Covid-19. "On a l’impression d’être les dindons de la farce" : le témoignage d’un routier bloqué en Angleterre

Après l'émergence de la nouvelle variante du Covid-19 outre-Manche, des centaines de camions se retrouvent bloqués en Angleterre. Témoignage de David, chauffeur breton coincé à Portsmouth. Sans savoir s'il pourra rentrer pour Noël.

Des routiers prisonniers de la crise sanitaire outre-Manche
Des routiers prisonniers de la crise sanitaire outre-Manche © JUSTIN TALLIS / AFP

Il s’appelle David, il est chauffeur routier pour les transports Mesguen dans le Finistère, et le voilà donc bloqué en Angleterre.

C'est la nouvelle variante de la Covid-19, qui se répand comme une traînée de poudre outre-Manche, qui a poussé le continent européen à se protéger, et à interrompre les liaisons.

La France a ainsi suspendu pour 48 heures au moins les transports de marchandises accompagnés. Avec à la clé, le blocage de centaines de poids-lourds sur la route des ports anglais. 

 

Coincé à Porstmouth

 

David avait pris le bateau la semaine dernière pour l’Angleterre et comptait donc rentrer en Bretagne avant les fêtes. "Ce sont des connaissances qui m’ont prévenu de ce qui avait été décidé, dit-il, et quand je suis arrivé au port pour rentrer, il n’y avait effectivement plus de bateau."

Prisonnier dans son camion, le chauffeur finistérien raconte d'abord le manque d'informations sur place. "Ici, parmi tous les routiers coincés, on est quelques Français, on discute un peu mais on n’a pas d’infos. En Angleterre, personne ne nous tient informés."

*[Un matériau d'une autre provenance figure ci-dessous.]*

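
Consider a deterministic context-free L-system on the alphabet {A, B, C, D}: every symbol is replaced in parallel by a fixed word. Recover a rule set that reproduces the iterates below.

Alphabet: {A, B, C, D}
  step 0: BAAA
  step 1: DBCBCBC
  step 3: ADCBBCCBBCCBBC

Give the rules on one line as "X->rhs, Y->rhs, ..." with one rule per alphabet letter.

  step 0 ⇒ step 1: BAAA ⇒ D·BC·BC·BC
    A ↦ BC
    B ↦ D
    C ↦ A  (constrained at step 1)
    D ↦ CB  (constrained at step 1)

A->BC, B->D, C->A, D->CB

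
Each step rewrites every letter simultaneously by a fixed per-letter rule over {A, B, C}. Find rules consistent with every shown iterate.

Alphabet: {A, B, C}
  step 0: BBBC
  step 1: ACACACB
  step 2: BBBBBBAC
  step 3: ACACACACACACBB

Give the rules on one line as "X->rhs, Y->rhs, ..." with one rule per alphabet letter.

A->B, B->AC, C->B

  step 2 ⇒ step 3: BBBBBBAC ⇒ AC·AC·AC·AC·AC·AC·B·B
    A ↦ B
    B ↦ AC
    C ↦ B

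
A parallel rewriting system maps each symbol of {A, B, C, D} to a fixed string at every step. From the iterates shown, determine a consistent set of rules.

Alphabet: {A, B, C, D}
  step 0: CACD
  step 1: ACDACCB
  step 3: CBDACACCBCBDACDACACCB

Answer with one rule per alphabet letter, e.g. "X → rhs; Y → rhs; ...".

A->D, B->CB, C->AC, D->CB

  step 0 ⇒ step 1: CACD ⇒ AC·D·AC·CB
    A ↦ D
    C ↦ AC
    D ↦ CB
    B ↦ CB  (constrained at step 1)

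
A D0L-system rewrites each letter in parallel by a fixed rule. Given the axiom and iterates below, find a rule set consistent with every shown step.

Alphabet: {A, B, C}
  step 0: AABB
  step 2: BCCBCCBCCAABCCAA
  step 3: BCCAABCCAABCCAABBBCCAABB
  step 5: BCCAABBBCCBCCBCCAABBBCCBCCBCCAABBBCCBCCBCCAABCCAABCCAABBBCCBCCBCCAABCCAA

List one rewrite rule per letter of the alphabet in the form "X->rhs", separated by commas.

A->B, B->BCC, C->A

  step 2 ⇒ step 3: BCCBCCBCCAABCCAA ⇒ BCC·A·A·BCC·A·A·BCC·A·A·B·B·BCC·A·A·B·B
    A ↦ B
    B ↦ BCC
    C ↦ A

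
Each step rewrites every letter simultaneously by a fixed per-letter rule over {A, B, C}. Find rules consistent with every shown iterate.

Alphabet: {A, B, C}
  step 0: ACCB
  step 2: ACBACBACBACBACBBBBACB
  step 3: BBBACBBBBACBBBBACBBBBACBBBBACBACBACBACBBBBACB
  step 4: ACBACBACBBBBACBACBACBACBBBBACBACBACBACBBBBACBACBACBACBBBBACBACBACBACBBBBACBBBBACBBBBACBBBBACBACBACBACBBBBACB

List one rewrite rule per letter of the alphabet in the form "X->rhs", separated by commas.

A->B, B->ACB, C->BB

  step 3 ⇒ step 4: BBBACBBBBACBBBBACBBBBACBBBBACBACBACBACBBBBACB ⇒ ACB·ACB·ACB·B·BB·ACB·ACB·ACB·ACB·B·BB·ACB·ACB·ACB·ACB·B·BB·ACB·ACB·ACB·ACB·B·BB·ACB·ACB·ACB·ACB·B·BB·ACB·B·BB·ACB·B·BB·ACB·B·BB·ACB·ACB·ACB·ACB·B·BB·ACB
    A ↦ B
    B ↦ ACB
    C ↦ BB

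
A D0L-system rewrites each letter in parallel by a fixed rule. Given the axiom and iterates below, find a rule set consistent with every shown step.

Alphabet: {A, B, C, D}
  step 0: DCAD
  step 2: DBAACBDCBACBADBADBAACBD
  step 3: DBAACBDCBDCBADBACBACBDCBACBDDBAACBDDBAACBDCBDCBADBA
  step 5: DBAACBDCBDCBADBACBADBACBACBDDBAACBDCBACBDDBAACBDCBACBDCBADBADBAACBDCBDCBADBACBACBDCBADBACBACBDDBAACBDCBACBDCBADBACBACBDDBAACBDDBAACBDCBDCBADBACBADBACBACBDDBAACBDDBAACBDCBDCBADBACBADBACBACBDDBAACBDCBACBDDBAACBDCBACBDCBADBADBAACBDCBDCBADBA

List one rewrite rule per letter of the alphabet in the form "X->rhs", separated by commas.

  step 2 ⇒ step 3: DBAACBDCBACBADBADBAACBD ⇒ DBA·A·CBD·CBD·CB·A·DBA·CB·A·CBD·CB·A·CBD·DBA·A·CBD·DBA·A·CBD·CBD·CB·A·DBA
    A ↦ CBD
    B ↦ A
    C ↦ CB
    D ↦ DBA

A->CBD, B->A, C->CB, D->DBA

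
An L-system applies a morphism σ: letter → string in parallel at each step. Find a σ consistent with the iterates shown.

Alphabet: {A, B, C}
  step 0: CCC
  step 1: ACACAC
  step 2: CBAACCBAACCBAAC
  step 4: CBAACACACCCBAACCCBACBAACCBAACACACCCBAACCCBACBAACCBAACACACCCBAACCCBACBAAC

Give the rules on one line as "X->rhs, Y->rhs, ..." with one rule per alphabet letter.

  step 1 ⇒ step 2: ACACAC ⇒ CBA·AC·CBA·AC·CBA·AC
    A ↦ CBA
    C ↦ AC
    B ↦ C  (constrained at step 2)

A->CBA, B->C, C->AC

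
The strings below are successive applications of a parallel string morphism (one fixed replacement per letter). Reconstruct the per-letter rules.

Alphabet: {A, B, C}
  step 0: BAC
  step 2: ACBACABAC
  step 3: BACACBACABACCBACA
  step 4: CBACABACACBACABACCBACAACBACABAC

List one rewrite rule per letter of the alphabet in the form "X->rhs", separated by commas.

  step 3 ⇒ step 4: BACACBACABACCBACA ⇒ C·BAC·A·BAC·A·C·BAC·A·BAC·C·BAC·A·A·C·BAC·A·BAC
    A ↦ BAC
    B ↦ C
    C ↦ A

A->BAC, B->C, C->A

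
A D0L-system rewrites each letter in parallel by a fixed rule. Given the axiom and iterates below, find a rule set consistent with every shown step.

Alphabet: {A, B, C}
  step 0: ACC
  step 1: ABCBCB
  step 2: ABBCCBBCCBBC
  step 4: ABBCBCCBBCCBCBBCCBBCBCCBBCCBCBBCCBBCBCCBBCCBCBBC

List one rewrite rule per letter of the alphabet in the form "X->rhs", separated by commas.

  step 1 ⇒ step 2: ABCBCB ⇒ AB·BC·CB·BC·CB·BC
    A ↦ AB
    B ↦ BC
    C ↦ CB

A->AB, B->BC, C->CB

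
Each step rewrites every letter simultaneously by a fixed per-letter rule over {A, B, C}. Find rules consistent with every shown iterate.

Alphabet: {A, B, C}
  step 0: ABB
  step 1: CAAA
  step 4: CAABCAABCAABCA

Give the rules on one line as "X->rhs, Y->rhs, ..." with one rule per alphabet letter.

  step 0 ⇒ step 1: ABB ⇒ CA·A·A
    A ↦ CA
    B ↦ A
    C ↦ B  (constrained at step 1)

A->CA, B->A, C->B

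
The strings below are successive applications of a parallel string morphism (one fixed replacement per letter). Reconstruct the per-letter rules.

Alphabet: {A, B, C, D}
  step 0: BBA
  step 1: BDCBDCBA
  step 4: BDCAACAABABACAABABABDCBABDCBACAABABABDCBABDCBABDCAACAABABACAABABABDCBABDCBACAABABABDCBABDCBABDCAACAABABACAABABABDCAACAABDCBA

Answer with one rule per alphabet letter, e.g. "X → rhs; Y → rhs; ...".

  step 0 ⇒ step 1: BBA ⇒ BDC·BDC·BA
    A ↦ BA
    B ↦ BDC
    C ↦ CAA  (constrained at step 1)
    D ↦ AA  (constrained at step 1)

A->BA, B->BDC, C->CAA, D->AA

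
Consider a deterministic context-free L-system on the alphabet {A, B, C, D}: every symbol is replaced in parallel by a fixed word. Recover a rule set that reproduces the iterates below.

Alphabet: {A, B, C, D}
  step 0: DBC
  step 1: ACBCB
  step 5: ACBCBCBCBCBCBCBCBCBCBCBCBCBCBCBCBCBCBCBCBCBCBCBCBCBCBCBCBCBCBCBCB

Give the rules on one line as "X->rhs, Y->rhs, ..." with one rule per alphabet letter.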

"On ne sait pas s’il faut faire des tests PCR, ou pas. S’il le faut, il y aura 24 heures d’attente. Bref, on est dans le brouillard. On fait attention à nous, on respecte les gestes barrrière, et on attend."

 

durée de la vidéo: 02 min 12
Des routiers bretons bloqués en Angleterre. Reportage Breton/T. Brehier/ FTV

 

On a le sentiment d'être les dindons de la farce

En attendant d'être fixé, David explique qu'il fait avec les moyens du bord. Autant dire avec pas grand chose. "Sur le port, il y a deux douches. Les premiers arrivés ont de l’eau chaude, les autres ont de l’eau froide. Pour se restaurer, il faut aller faire des courses et cuisiner nous-même, comme on peut."

"Nos familles sont inquiètes, et nous aussi. On aimerait savoir quand on va rentrer. On a l’impression d’être les dindons de la farce dans cette histoire. On attend leur fameuse réunion".  

La recommandation de la Commission européenne, qui vise à permettre à des milliers de citoyens de rentrer chez eux, notamment les chauffeurs routiers bloqués en Angleterre, doit être examinée ce mardi soir par les ambassadeurs des pays membres de l'UE.

Selon un diplomate européen, l'accord de Etats membres n'est pas acquis. Plusieurs pays ont décidé de prolonger la fermeture de leurs frontières, comme l'Allemagne et l'Italie jusqu'au 6 janvier, et l'Irlande jusqu'au 31 décembre.